Pada pertemuan terakhir, Powell mengatakan, perekonomian telah membaik, dilihat dari tingkat pengangguran dan laju inflasi. Hal ini dipahami oleh para investor bahwa Fed sebentar lagi akan mengurangi pembelian asetnya. Pada risalah pertemuan Juli 2021, ada perbedaan pendapat dari para petinggi Fed. Sebagian merasa Fed bersiap mengurangi belanja aset bulanan yang sebesar 120 miliar dollar AS pada tahun ini, sebagian lagi berpendapat langkah tersebut sebaiknya dilakukan pada 2022.
Pengereman kucuran likuiditas dari bank sentral ini akan memengaruhi pasar finansial global, termasuk Indonesia.
Pengereman kucuran likuiditas dari bank sentral ini akan memengaruhi pasar finansial global, termasuk Indonesia. Sebagian dana diperkirakan akan beralih dari pasar negara berkembang kembali lagi ke pasar negara maju yang lebih stabil.
Tidak seperti 2013
Para ekonom dan pengelola aset berpendapat, dampak pengereman kucuran likuiditas ini tidak akan berdampak buruk seperti yang pernah terjadi pada tahun 2013, ketika Ben Bernanke, Gubernur Fed ketika itu, tiba-tiba mengumumkan bank sentral akan mengurangi pembelian aset. Pembalikan arus investasi besar-besaran terjadi ketika itu ditambah dengan defisit yang besar di negara maju sehingga menekan kurs mata uang negara berkembang terhadap dollar AS.

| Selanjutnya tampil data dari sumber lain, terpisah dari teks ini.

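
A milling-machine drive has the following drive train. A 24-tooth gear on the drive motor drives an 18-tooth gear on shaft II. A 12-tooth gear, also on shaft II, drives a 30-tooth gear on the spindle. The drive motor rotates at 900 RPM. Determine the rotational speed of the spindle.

Gear mesh: ratio = 18/24 = 0.75, so shaft II turns at 900 / 0.75 = 1200 RPM.
Gear mesh: ratio = 30/12 = 2.5, so the spindle turns at 1200 / 2.5 = 480 RPM.

480 RPM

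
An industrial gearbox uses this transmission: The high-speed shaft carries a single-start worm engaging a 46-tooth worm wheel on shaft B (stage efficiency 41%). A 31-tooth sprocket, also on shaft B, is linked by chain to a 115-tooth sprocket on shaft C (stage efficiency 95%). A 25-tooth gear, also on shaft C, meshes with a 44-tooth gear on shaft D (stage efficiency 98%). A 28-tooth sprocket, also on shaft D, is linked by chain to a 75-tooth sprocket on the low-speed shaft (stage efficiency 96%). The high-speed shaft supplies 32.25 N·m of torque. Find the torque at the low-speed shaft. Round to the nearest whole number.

Worm: ratio = 46/1 = 46; torque at shaft B = 32.25 × 46 × 0.41 = 608.24 N·m.
Chain: ratio = 115/31 = 3.7097; torque at shaft C = 608.24 × 3.7097 × 0.95 = 2143.5 N·m.
Gear mesh: ratio = 44/25 = 1.76; torque at shaft D = 2143.5 × 1.76 × 0.98 = 3697.2 N·m.
Chain: ratio = 75/28 = 2.6786; torque at the low-speed shaft = 3697.2 × 2.6786 × 0.96 = 9507 N·m.

9507 N·m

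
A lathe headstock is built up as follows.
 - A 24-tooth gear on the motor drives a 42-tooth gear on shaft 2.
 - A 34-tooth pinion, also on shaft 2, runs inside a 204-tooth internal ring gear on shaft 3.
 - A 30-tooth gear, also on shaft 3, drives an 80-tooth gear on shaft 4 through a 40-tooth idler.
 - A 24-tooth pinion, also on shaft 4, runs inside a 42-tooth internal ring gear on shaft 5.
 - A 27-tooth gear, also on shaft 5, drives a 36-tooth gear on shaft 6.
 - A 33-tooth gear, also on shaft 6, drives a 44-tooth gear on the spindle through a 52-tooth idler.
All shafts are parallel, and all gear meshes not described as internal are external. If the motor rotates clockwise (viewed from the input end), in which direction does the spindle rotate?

the motor → shaft 2: external mesh, 1 reversal → CCW.
shaft 2 → shaft 3: internal mesh, same direction → CCW.
shaft 3 → shaft 4: driver → idler → driven is 2 external meshes, 2 reversals → CCW.
shaft 4 → shaft 5: internal mesh, same direction → CCW.
shaft 5 → shaft 6: external mesh, 1 reversal → CW.
shaft 6 → the spindle: driver → idler → driven is 2 external meshes, 2 reversals → CW.
6 reversals in total — an even number — so the spindle turns the same way as the motor.

clockwise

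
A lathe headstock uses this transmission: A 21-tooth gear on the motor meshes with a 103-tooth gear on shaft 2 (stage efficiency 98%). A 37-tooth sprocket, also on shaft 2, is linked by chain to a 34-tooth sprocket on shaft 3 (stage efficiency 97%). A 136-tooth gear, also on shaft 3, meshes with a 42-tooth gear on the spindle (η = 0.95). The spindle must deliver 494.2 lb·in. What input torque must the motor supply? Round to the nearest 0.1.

393.2 lb·in

Overall ratio R = 4.9048 × 0.91892 × 0.30882 = 1.3919; overall efficiency η = 0.98 × 0.97 × 0.95 = 0.9031.
Input torque = output torque / (R × η) = 494.2 / (1.3919 × 0.9031) = 393.17 lb·in.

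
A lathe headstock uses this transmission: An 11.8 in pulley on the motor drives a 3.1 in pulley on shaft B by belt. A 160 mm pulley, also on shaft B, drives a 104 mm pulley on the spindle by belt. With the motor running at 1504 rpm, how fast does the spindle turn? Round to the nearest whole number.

belt 3.1/11.8 = 0.26271 → 1504/0.26271 = 5724.9 rpm
belt 104/160 = 0.65 → 5724.9/0.65 = 8807.5 rpm

8808 rpm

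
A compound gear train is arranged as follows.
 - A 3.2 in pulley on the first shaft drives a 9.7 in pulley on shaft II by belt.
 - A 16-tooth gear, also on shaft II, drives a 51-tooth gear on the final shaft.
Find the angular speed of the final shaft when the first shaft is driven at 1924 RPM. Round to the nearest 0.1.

199.1 RPM

the first shaft → shaft II (belt, 9.7/3.2): 1924 ÷ 3.0312 = 634.72 RPM
shaft II → the final shaft (gear mesh, 51/16): 634.72 ÷ 3.1875 = 199.13 RPM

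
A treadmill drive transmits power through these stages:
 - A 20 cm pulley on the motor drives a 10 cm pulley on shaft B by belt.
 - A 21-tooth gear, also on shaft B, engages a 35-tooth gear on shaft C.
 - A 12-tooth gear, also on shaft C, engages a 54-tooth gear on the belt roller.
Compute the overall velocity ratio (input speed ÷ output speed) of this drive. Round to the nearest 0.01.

3.75

Each stage contributes driven/driver: belt 10/20 = 0.5, gear mesh 35/21 = 1.6667, gear mesh 54/12 = 4.5.
Overall: 0.5 × 1.6667 × 4.5 = 3.75.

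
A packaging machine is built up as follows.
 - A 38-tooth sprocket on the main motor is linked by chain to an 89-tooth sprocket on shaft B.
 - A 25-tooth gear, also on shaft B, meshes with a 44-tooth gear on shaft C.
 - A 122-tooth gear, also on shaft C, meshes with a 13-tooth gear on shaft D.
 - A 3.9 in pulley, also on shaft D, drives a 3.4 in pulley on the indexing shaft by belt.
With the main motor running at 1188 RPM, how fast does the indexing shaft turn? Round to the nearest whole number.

3102 RPM

chain 89/38 = 2.3421 → 1188/2.3421 = 507.24 RPM
gear mesh 44/25 = 1.76 → 507.24/1.76 = 288.2 RPM
gear mesh 13/122 = 0.10656 → 288.2/0.10656 = 2704.7 RPM
belt 3.4/3.9 = 0.87179 → 2704.7/0.87179 = 3102.4 RPM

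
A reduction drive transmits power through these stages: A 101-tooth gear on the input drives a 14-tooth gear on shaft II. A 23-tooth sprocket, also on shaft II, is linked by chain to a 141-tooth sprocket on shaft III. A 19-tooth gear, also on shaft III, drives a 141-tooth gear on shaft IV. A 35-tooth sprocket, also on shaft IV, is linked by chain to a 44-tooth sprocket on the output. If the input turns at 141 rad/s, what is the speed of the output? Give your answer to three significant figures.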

”Meskipun kebijakan moneter yang lebih ketat berpotensi mengurangi likuiditas global dan memberikan tekanan pada pasar obligasi, pendekatan dan arahan Fed yang ultra-gradual diperkirakan akan membuat dampak negatif dari pengetatan moneter tersebut menjadi lebih terbatas (tidak seperti taper tantrum di tahun 2013),” kata kata Laras Febriany Portfolio Manager-Fixed Income Manulife Aset Manajemen Indonesia.

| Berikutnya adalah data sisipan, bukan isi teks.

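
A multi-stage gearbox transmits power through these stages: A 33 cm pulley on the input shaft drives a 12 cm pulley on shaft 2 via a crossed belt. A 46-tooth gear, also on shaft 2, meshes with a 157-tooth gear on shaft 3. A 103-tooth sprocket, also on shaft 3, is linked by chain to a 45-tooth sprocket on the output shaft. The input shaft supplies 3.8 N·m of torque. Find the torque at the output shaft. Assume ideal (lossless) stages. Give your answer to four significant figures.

belt 12/33 = 0.36364 → τ = 3.8·0.36364 = 1.3818 N·m
gear mesh 157/46 = 3.413 → τ = 1.3818·3.413 = 4.7162 N·m
chain 45/103 = 0.43689 → τ = 4.7162·0.43689 = 2.0605 N·m

2.060 N·m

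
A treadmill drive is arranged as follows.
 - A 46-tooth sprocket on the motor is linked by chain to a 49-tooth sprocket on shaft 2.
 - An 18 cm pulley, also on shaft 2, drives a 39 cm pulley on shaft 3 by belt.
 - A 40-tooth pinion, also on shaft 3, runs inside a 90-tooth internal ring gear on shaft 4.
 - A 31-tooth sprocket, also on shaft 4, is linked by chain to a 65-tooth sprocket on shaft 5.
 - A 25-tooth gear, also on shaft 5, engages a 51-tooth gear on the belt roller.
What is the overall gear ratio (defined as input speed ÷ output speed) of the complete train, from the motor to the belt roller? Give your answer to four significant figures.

Each stage contributes driven/driver: chain 49/46 = 1.0652, belt 39/18 = 2.1667, internal gear 90/40 = 2.25, chain 65/31 = 2.0968, gear mesh 51/25 = 2.04.
Overall: 1.0652 × 2.1667 × 2.25 × 2.0968 × 2.04 = 22.212.

22.21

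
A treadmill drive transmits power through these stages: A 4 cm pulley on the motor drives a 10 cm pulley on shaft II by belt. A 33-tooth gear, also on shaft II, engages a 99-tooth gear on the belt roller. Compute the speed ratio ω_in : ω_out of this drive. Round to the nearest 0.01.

Each stage contributes driven/driver: belt 10/4 = 2.5, gear mesh 99/33 = 3.
Overall: 2.5 × 3 = 7.5.

7.50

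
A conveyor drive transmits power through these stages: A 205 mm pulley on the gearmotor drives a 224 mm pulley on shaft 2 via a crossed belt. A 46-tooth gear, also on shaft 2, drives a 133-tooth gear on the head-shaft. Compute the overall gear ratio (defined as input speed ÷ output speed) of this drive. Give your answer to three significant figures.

Each stage contributes driven/driver: belt 224/205 = 1.0927, gear mesh 133/46 = 2.8913.
Overall: 1.0927 × 2.8913 = 3.1593.

3.16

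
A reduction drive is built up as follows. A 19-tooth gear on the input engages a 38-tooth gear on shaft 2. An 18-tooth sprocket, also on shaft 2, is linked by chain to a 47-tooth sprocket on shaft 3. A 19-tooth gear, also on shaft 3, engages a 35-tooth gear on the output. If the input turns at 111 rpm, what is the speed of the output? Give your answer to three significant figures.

11.5 rpm

the input → shaft 2 (gear mesh, 38/19): 111 ÷ 2 = 55.5 rpm
shaft 2 → shaft 3 (chain, 47/18): 55.5 ÷ 2.6111 = 21.255 rpm
shaft 3 → the output (gear mesh, 35/19): 21.255 ÷ 1.8421 = 11.539 rpm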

Menurut dia, dapat dikatakan bahwa kebijakan pengetatan Fed dan dampaknya terhadap kenaikan imbal hasil US Treasury sudah diperhitungkan dan diterima oleh pasar sejak awal tahun.
Pada perdagangan Jumat ini para investor global dan domestik menantikan pidato Powell. ” Para investor memperkirakan tapering akan dimulai pada kuartal keempat 2021 atau kuartal pertama 2022 dengan preferensi pada skenario kedua,” kata ekonom Samuel Sekuritas Lionel Priyadi dalam risetnya hari ini.

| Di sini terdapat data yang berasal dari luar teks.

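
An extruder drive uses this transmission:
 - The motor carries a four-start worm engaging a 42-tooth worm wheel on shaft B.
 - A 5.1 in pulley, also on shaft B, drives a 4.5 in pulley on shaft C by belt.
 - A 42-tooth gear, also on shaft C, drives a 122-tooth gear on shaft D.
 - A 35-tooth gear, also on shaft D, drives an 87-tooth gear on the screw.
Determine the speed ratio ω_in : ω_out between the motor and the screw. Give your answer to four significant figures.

66.89

Each stage contributes driven/driver: worm 42/4 = 10.5, belt 4.5/5.1 = 0.88235, gear mesh 122/42 = 2.9048, gear mesh 87/35 = 2.4857.
Overall: 10.5 × 0.88235 × 2.9048 × 2.4857 = 66.895.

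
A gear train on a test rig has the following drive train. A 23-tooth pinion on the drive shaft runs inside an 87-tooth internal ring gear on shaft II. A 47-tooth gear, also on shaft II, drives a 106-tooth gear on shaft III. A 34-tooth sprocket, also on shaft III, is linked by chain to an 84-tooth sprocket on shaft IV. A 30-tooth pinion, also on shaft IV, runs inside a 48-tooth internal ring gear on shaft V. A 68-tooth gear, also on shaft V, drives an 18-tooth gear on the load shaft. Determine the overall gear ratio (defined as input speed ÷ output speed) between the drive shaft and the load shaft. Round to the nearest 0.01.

Each stage contributes driven/driver: internal gear 87/23 = 3.7826, gear mesh 106/47 = 2.2553, chain 84/34 = 2.4706, internal gear 48/30 = 1.6, gear mesh 18/68 = 0.26471.
Overall: 3.7826 × 2.2553 × 2.4706 × 1.6 × 0.26471 = 8.9265.

8.93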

Juki Mariska, Wealth Management Head Bank OCBC NISP, memperkirakan, The Fed mempertahankan pandangan yang relatif lebih dovish dan memperkirakan kenaikan suku bunga dapat dimulai pada 2023. Tingginya tingkat vaksinasi lengkap di AS yang mencapai kisaran 50 persen dari populasi ini mendorong keyakinan akan pemulihan ekonomi lebih lanjut.
Tingkat pertumbuhan produk domestik bruto (PDB) AS pada triwulan II-2021 dilaporkan mengalami ekspansi 6,5 persen. Tingkat konsumsi dilaporkan melonjak 11,8 persen, yang berkontribusi 69 persen terhadap PDB AS. Menurut Juki, menuju akhir paruh kedua 2021, tingkat pertumbuhan diperkirakan akan melambat. Terutama dengan stimulus bantuan sosial pengangguran yang akan berakhir di bulan September 2021.